I also use a walmart LED bulb. The ten gallon tank has only been setup for two weeks, so I haven't seen any growth yet. It's a 40 watt daylight bulb.


----------



## Katey (Mar 17, 2013)

It would be these! The daylight bulb! I have two over my ten gallon tank! http://www.walmart.com/ip/Great-Val...e-Daylight-LED-Light-Bulb-Soft-White/25524370 You can also buy the lights to put them in, at the light section! Either clip ons, or the desk lamp! They run around ten dollars each! I have one desk lamp, and the other a clip on, clipped to the desk lamp!


----------



## clopez1 (Jun 30, 2013)

How high do you have them away from the tank?


----------



## Katey (Mar 17, 2013)

They sit a little above the glass lid! They don't heat up like other bulbs, and the part that gets a little warm, is near where it screws in! I have the filter to the left, and these two bulbs are center, and to the right. Oh, you can also get LED strip lights at Lowes now, that aren't a lot! I have a lid over the tank, because I have Rabbit Snails, and don't want them climbing out!


----------



## clopez1 (Jun 30, 2013)

Nice, already have the lamps on my glass so just need to switch the bulbs. They seem to be the same equivalent as a13w cfl so I wonder if it will make any difference besides a bit lower electricity and longer life.


----------



## ylot77 (Feb 11, 2008)

I bought a similar bulb at Home Depot, except the color is more of a white in the 5000K color temp range. Yours looks to be around maybe 3500K. As soon as I switched to the LED bulb from the CFL I saw an immediate positive difference in plant growth. These LED bulbs work well! Thanks for sharing a picture!


----------



## AGUILAR3 (Jun 22, 2013)

ylot77 said:


> I bought a similar bulb at Home Depot, except the color is more of a white in the 5000K color temp range. Yours looks to be around maybe 3500K.


They do look a bit yellow but the light is sold as "Daylight 5000k". It's probably the thick upper growth that is blocking most of the light



Katey said:


> They sit a little above the glass lid!


Can you post a picture of the light set up? It looks like you only have a single light placed in the center.


----------



## Katey (Mar 17, 2013)

Yes, it looks yellow, because the surface is covered with floating plants!
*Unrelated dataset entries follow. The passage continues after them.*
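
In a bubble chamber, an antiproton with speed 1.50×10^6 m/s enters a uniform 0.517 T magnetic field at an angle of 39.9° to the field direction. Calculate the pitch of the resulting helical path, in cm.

The velocity component along B is v∥ = v cos39.9° = 1.15×10^6 m/s.
The cyclotron period T = 2πm/(qB) = 1.27×10^-7 s is set by m, q, B alone.
Pitch = v∥·T = (1.15×10^6)(1.27×10^-7) = 0.146 m.

pitch ≈ 14.6 cm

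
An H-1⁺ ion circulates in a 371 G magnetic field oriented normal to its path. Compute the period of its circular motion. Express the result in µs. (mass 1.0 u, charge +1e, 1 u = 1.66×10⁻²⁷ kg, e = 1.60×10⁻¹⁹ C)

T ≈ 1.76 µs

The cyclotron period is independent of speed: T = 2πm/(qB).
T = 2π(1.66×10^-27) / [(1×1.60×10^-19)(0.0371)] = 1.76×10^-6 s.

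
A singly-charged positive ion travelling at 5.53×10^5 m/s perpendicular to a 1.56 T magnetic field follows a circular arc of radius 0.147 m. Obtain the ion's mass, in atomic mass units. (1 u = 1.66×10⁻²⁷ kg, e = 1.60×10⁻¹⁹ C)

m ≈ 40.0 u

qvB = mv²/r ⇒ m = qBr/v.
m = (1×1.60×10^-19)(1.56)(0.147) / (5.53×10^5) = 6.63×10^-26 kg = 40.0 u.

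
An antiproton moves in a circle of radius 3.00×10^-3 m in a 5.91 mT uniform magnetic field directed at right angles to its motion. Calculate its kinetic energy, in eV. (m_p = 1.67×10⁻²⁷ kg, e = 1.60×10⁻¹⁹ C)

v = qBr/m = (1×1.60×10^-19)(5.91×10^-3)(3.00×10^-3) / (1.67×10^-27) = 1700 m/s.
K = ½mv² = 0.5·(1.67×10^-27)·(1700)² = 2.41×10^-21 J = 0.0151 eV.

K ≈ 0.0151 eV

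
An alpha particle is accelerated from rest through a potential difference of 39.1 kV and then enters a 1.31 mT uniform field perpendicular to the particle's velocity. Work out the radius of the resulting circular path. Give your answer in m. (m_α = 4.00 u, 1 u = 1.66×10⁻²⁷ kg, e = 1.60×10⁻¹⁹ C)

r ≈ 30.7 m

The kinetic energy gained is K = qV = (2×1.60×10^-19)(3.91×10^4) = 1.25×10^-14 J.
v = √(2K/m) = 1.94×10^6 m/s.
r = mv/(qB) = (6.64×10^-27)(1.94×10^6) / [(2×1.60×10^-19)(1.31×10^-3)] = 30.7 m.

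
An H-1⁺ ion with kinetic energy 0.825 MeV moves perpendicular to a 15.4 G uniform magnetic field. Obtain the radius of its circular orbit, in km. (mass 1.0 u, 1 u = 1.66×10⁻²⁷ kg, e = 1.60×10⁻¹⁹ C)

r ≈ 0.0850 km

Convert the energy: K = 0.825 MeV = 1.32×10^-13 J.
v = √(2K/m) = √(2·1.32×10^-13/1.66×10^-27) = 1.26×10^7 m/s.
r = mv/(qB) = (1.66×10^-27)(1.26×10^7) / [(1×1.60×10^-19)(1.54×10^-3)] = 85.0 m.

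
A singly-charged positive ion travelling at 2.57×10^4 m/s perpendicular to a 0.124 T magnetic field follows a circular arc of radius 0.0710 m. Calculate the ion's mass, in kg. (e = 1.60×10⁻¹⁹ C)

qvB = mv²/r ⇒ m = qBr/v.
m = (1×1.60×10^-19)(0.124)(0.0710) / (2.57×10^4) = 5.48×10^-26 kg.

m ≈ 5.48×10^-26 kg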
Bump: The lights are clip ons, and they attach to my computer desklamp. One in the center, and one to the right!


----------



## WestHaven (Jun 30, 2012)

This is my lamp:http://www.walmart.com/ip/Mainstays-LAMP1BK-COM-Mainstays-Clip-Task-Lamp-Black/21500112
This is my bulb:http://www.walmart.com/ip/Great-Value-GVRLAS6W27KND-Great-Value-LED-Light-Bulb-Soft-White/25524365

I may add one more lamp and bulb to my tank so it will be a medium light setup. That should make the plants grow faster.


----------



## AGUILAR3 (Jun 22, 2013)

WestHaven said:


> This is my lamp:http://www.walmart.com/ip/Mainstays-LAMP1BK-COM-Mainstays-Clip-Task-Lamp-Black/21500112
> This is my bulb:http://www.walmart.com/ip/Great-Value-GVRLAS6W27KND-Great-Value-LED-Light-Bulb-Soft-White/25524365
> 
> I may add one more lamp and bulb to my tank so it will be a medium light setup. That should make the plants grow faster.


Why did you go with the "soft white 2700k" instead of the brighter "daylight 5000-6500k"? "The soft white" bulbs have the lowest rated Kelvin and are literally yellow in color.

That may be the reason why your plants aren't growing.


----------



## Katey (Mar 17, 2013)

The daylight bulbs, are much brighter than the soft white! I bought a soft white, for over an open terrarium, and it is much yellower, but to me, is softer for moss etc! I have the daylight on my tank! Also, there is tannin in there as well. After a huge water change, it isn't as yellow either!

Bump: That is what I am using for a lamp,Westhaven! With LEDs, they work just fine!


----------